男は鏡を見ていた。男は自分の顔を見て、こう思った。
「美しい」
男は自分の事をナルシストだとは思っていなかった。男の美しさは自他共に認めるものだったからだ。
しかし、彼には秘密があった。そして彼の秘密を彼女は今、知る事になるのだったが。
・―――・―――・―――
彼の携帯に連絡を入れても、一度も返信が無い。彼女は彼にイラついていた。彼女は彼の全てを手にしたかった。彼女は独占欲の塊だった。沼にハマってしまっていた。

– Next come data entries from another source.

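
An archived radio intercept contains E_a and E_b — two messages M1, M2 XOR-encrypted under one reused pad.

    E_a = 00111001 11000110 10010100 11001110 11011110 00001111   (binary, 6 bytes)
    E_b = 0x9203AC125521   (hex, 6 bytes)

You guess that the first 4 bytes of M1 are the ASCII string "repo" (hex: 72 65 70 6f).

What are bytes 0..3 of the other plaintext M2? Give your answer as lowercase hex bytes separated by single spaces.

First, E_a ⊕ E_b = (M1 ⊕ K) ⊕ (M2 ⊕ K) = M1 ⊕ M2, so the key drops out. Then M2 = (M1 ⊕ M2) ⊕ M1 over the first 4 bytes.
byte 0: (39 XOR 92) XOR 72 = ab XOR 72 = d9
byte 1: (c6 XOR 03) XOR 65 = c5 XOR 65 = a0
byte 2: (94 XOR ac) XOR 70 = 38 XOR 70 = 48
byte 3: (ce XOR 12) XOR 6f = dc XOR 6f = b3

d9 a0 48 b3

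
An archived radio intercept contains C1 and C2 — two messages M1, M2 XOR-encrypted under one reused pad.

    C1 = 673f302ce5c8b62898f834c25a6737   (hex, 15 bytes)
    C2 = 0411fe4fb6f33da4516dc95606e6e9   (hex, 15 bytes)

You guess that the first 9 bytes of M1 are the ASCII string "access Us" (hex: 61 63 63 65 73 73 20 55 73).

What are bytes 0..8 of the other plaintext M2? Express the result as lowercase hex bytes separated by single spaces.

First, C1 ⊕ C2 = (M1 ⊕ K) ⊕ (M2 ⊕ K) = M1 ⊕ M2, so the key drops out. Then M2 = (M1 ⊕ M2) ⊕ M1 over the first 9 bytes.
byte 0: (67 ⊕ 04) ⊕ 61 = 63 ⊕ 61 = 02
byte 1: (3f ⊕ 11) ⊕ 63 = 2e ⊕ 63 = 4d
byte 2: (30 ⊕ fe) ⊕ 63 = ce ⊕ 63 = ad
byte 3: (2c ⊕ 4f) ⊕ 65 = 63 ⊕ 65 = 06
byte 4: (e5 ⊕ b6) ⊕ 73 = 53 ⊕ 73 = 20
byte 5: (c8 ⊕ f3) ⊕ 73 = 3b ⊕ 73 = 48
byte 6: (b6 ⊕ 3d) ⊕ 20 = 8b ⊕ 20 = ab
byte 7: (28 ⊕ a4) ⊕ 55 = 8c ⊕ 55 = d9
byte 8: (98 ⊕ 51) ⊕ 73 = c9 ⊕ 73 = ba

02 4d ad 06 20 48 ab d9 ba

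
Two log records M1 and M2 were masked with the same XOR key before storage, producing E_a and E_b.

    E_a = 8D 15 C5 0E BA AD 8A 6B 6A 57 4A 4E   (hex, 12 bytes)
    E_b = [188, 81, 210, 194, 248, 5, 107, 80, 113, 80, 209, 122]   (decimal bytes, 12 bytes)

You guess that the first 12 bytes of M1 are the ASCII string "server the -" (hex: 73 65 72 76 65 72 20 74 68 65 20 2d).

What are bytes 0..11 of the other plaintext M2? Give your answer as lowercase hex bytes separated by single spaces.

First, E_a ⊕ E_b = (M1 ⊕ K) ⊕ (M2 ⊕ K) = M1 ⊕ M2, so the key drops out. Then M2 = (M1 ⊕ M2) ⊕ M1 over the first 12 bytes.
byte 0: (8d XOR bc) XOR 73 = 31 XOR 73 = 42
byte 1: (15 XOR 51) XOR 65 = 44 XOR 65 = 21
byte 2: (c5 XOR d2) XOR 72 = 17 XOR 72 = 65
byte 3: (0e XOR c2) XOR 76 = cc XOR 76 = ba
byte 4: (ba XOR f8) XOR 65 = 42 XOR 65 = 27
byte 5: (ad XOR 05) XOR 72 = a8 XOR 72 = da
byte 6: (8a XOR 6b) XOR 20 = e1 XOR 20 = c1
byte 7: (6b XOR 50) XOR 74 = 3b XOR 74 = 4f
byte 8: (6a XOR 71) XOR 68 = 1b XOR 68 = 73
byte 9: (57 XOR 50) XOR 65 = 07 XOR 65 = 62
byte 10: (4a XOR d1) XOR 20 = 9b XOR 20 = bb
byte 11: (4e XOR 7a) XOR 2d = 34 XOR 2d = 19

42 21 65 ba 27 da c1 4f 73 62 bb 19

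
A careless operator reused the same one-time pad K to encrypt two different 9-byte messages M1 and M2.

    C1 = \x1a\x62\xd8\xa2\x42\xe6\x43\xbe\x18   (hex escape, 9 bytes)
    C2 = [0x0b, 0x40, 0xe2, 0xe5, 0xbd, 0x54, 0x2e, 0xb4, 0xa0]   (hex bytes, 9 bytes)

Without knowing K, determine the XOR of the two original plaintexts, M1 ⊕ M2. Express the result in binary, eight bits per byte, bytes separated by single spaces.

C1 ⊕ C2 = (M1 ⊕ K) ⊕ (M2 ⊕ K) = M1 ⊕ M2 — the shared key cancels under XOR.
byte 0: 1a ^ 0b = 11
byte 1: 62 ^ 40 = 22
byte 2: d8 ^ e2 = 3a
byte 3: a2 ^ e5 = 47
byte 4: 42 ^ bd = ff
byte 5: e6 ^ 54 = b2
byte 6: 43 ^ 2e = 6d
byte 7: be ^ b4 = 0a
byte 8: 18 ^ a0 = b8

00010001 00100010 00111010 01000111 11111111 10110010 01101101 00001010 10111000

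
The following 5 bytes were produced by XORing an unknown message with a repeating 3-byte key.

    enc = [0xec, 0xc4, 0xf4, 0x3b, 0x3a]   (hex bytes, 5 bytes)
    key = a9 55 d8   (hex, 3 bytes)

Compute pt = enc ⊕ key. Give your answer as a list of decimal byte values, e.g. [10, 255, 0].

The 3-byte key repeats, so the effective keystream is a9 55 d8 a9 55.
byte 0: ec XOR a9 = 45
byte 1: c4 XOR 55 = 91
byte 2: f4 XOR d8 = 2c
byte 3: 3b XOR a9 = 92
byte 4: 3a XOR 55 = 6f

[69, 145, 44, 146, 111]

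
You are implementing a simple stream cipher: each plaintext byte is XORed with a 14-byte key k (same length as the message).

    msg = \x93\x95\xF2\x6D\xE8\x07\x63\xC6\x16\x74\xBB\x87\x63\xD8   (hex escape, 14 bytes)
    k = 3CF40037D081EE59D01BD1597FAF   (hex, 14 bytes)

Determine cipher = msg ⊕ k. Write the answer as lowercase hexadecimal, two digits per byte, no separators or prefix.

af61f25a38868d9fc66f6ade1c77

10010011 xor 00111100 = 10101111
10010101 xor 11110100 = 01100001
11110010 xor 00000000 = 11110010
01101101 xor 00110111 = 01011010
11101000 xor 11010000 = 00111000
00000111 xor 10000001 = 10000110
01100011 xor 11101110 = 10001101
11000110 xor 01011001 = 10011111
00010110 xor 11010000 = 11000110
01110100 xor 00011011 = 01101111
10111011 xor 11010001 = 01101010
10000111 xor 01011001 = 11011110
01100011 xor 01111111 = 00011100
11011000 xor 10101111 = 01110111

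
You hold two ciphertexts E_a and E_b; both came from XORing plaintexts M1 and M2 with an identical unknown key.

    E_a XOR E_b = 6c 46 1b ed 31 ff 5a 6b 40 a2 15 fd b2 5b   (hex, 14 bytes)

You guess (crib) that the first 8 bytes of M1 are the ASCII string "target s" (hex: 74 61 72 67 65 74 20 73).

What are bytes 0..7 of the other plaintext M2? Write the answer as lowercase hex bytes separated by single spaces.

Since E_a ⊕ E_b = M1 ⊕ M2, XORing with the guessed M1 bytes yields the corresponding M2 bytes: M2 = (E_a ⊕ E_b) ⊕ M1.
108 ^ 116 =  24
 70 ^  97 =  39
 27 ^ 114 = 105
237 ^ 103 = 138
 49 ^ 101 =  84
255 ^ 116 = 139
 90 ^  32 = 122
107 ^ 115 =  24

18 27 69 8a 54 8b 7a 18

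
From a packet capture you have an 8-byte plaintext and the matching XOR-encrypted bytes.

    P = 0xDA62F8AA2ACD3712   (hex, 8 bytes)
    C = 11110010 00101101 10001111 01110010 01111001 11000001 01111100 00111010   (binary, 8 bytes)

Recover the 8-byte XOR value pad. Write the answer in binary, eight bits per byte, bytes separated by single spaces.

00101000 01001111 01110111 11011000 01010011 00001100 01001011 00101000

Since C = P ⊕ pad, XORing both sides with P gives pad = P ⊕ C.
byte 0: 11011010 ⊕ 11110010 = 00101000
byte 1: 01100010 ⊕ 00101101 = 01001111
byte 2: 11111000 ⊕ 10001111 = 01110111
byte 3: 10101010 ⊕ 01110010 = 11011000
byte 4: 00101010 ⊕ 01111001 = 01010011
byte 5: 11001101 ⊕ 11000001 = 00001100
byte 6: 00110111 ⊕ 01111100 = 01001011
byte 7: 00010010 ⊕ 00111010 = 00101000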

彼の全てを知りたい、彼の好きな女性のタイプは?そして彼の好きな性癖は?彼の隠された好みの全てを知りたかった。
彼女は思った。私が彼を変えてみせると。
彼女は自分に誇りを持っていた。彼を愛しているという自分自身に。
それは本物の愛情だろうとそうでなかろうと構わずに。
・ーーー・ーーー・ーーー
お節介だ、男は何もかも投げ出したくなる程、毎日の日常に飽き飽きしていた。
彼女でさえも、その日常を変える事は出来なかった。
彼女は男のマンションへ急いでいた。
彼に連絡を取りたかったが、取れずにいて、男の部屋を訪ねたのだ。
彼女は男の家のドアの鍵を開けた。
「――――!」
彼女は男の名を呼び、部屋に上がり込んだ。
彼女は男の寝室のドアを開けた。
「!!」
彼女は見てしまった。
美しい長い黒髪で、ピンクのルージュ、そしてピンクの可愛いショーツを纏った男の姿を。
男はまごつき言った。
「いや、こここ、これは違うんだ」
彼女は男に一言言った。
「可愛い」
男と彼女の非日常の恋が再び始まった。